If $$y = y(x)$$ is the solution of the differential equation $$\frac{dy}{dx} + (\tan x)y = \sin x$$, $$0 \leq x \leq \frac{\pi}{3}$$, with $$y(0) = 0$$, then $$y\left(\frac{\pi}{4}\right)$$ is equal to:

The differential equation is $$\frac{dy}{dx} + (\tan x) y = \sin x$$ with $$y(0) = 0$$. This is a first-order linear ODE.

The integrating factor is $$\mu = e^{\int \tan x \, dx} = e^{\ln |\sec x|} = \sec x$$.

Multiplying both sides by $$\sec x$$: $$\frac{d}{dx}(y \sec x) = \sin x \cdot \sec x = \tan x$$.

Integrating: $$y \sec x = \int \tan x \, dx = -\ln|\cos x| + C = \ln|\sec x| + C$$.

Applying the initial condition $$y(0) = 0$$: $$0 \cdot 1 = \ln 1 + C$$, so $$C = 0$$.

Therefore, $$y \sec x = \ln(\sec x)$$, giving $$y = \cos x \cdot \ln(\sec x)$$.

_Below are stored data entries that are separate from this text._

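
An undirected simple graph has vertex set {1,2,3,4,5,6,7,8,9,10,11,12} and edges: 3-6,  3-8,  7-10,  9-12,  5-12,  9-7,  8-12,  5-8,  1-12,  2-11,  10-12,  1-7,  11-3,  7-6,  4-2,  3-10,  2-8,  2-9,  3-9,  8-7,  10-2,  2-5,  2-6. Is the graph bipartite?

No

The cycle 5-8-12-5 has length 3, which is odd, so the graph is not bipartite.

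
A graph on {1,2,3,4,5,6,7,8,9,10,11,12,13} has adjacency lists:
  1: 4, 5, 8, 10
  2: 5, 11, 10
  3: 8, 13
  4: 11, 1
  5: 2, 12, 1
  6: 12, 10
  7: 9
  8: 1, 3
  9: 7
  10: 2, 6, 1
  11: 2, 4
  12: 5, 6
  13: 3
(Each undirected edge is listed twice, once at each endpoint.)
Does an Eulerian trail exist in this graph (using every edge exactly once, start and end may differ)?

No

Degrees: 1:4, 2:3, 3:2, 4:2, 5:3, 6:2, 7:1, 8:2, 9:1, 10:3, 11:2, 12:2, 13:1
Odd-degree vertices: 2, 5, 7, 9, 10, 13 (6 total).
With 6 odd-degree vertices (more than two), no single trail can use every edge.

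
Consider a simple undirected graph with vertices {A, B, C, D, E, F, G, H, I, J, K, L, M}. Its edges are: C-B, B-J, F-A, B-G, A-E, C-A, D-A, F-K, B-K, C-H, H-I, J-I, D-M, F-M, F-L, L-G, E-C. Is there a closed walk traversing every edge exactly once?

Degrees: A:4, B:4, C:4, D:2, E:2, F:4, G:2, H:2, I:2, J:2, K:2, L:2, M:2
Every vertex has even degree and the edges form a single connected piece, so an Eulerian circuit exists.

Yes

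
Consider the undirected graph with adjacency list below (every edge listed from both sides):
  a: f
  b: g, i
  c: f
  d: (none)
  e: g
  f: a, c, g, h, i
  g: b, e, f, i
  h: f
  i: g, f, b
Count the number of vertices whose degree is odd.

6

Degrees: a:1, b:2, c:1, d:0, e:1, f:5, g:4, h:1, i:3
Odd-degree vertices: a, c, e, f, h, i.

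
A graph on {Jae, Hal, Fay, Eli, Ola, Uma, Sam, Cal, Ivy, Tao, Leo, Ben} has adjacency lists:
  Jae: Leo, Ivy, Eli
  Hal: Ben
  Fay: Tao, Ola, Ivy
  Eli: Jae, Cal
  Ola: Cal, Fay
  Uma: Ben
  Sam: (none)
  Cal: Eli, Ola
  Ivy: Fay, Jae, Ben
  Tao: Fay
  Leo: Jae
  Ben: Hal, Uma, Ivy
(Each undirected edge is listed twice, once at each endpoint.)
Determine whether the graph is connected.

Component: {Sam}
Component: {Jae, Hal, Fay, Eli, Ola, Uma, Cal, Ivy, Tao, Leo, Ben}
No edge joins these 2 groups, so the graph is disconnected.

No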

At $$x = \frac{\pi}{4}$$: $$y\left(\frac{\pi}{4}\right) = \cos\frac{\pi}{4} \cdot \ln\left(\sec\frac{\pi}{4}\right) = \frac{1}{\sqrt{2}} \cdot \ln(\sqrt{2}) = \frac{1}{\sqrt{2}} \cdot \frac{1}{2}\ln 2 = \frac{\ln 2}{2\sqrt{2}}$$.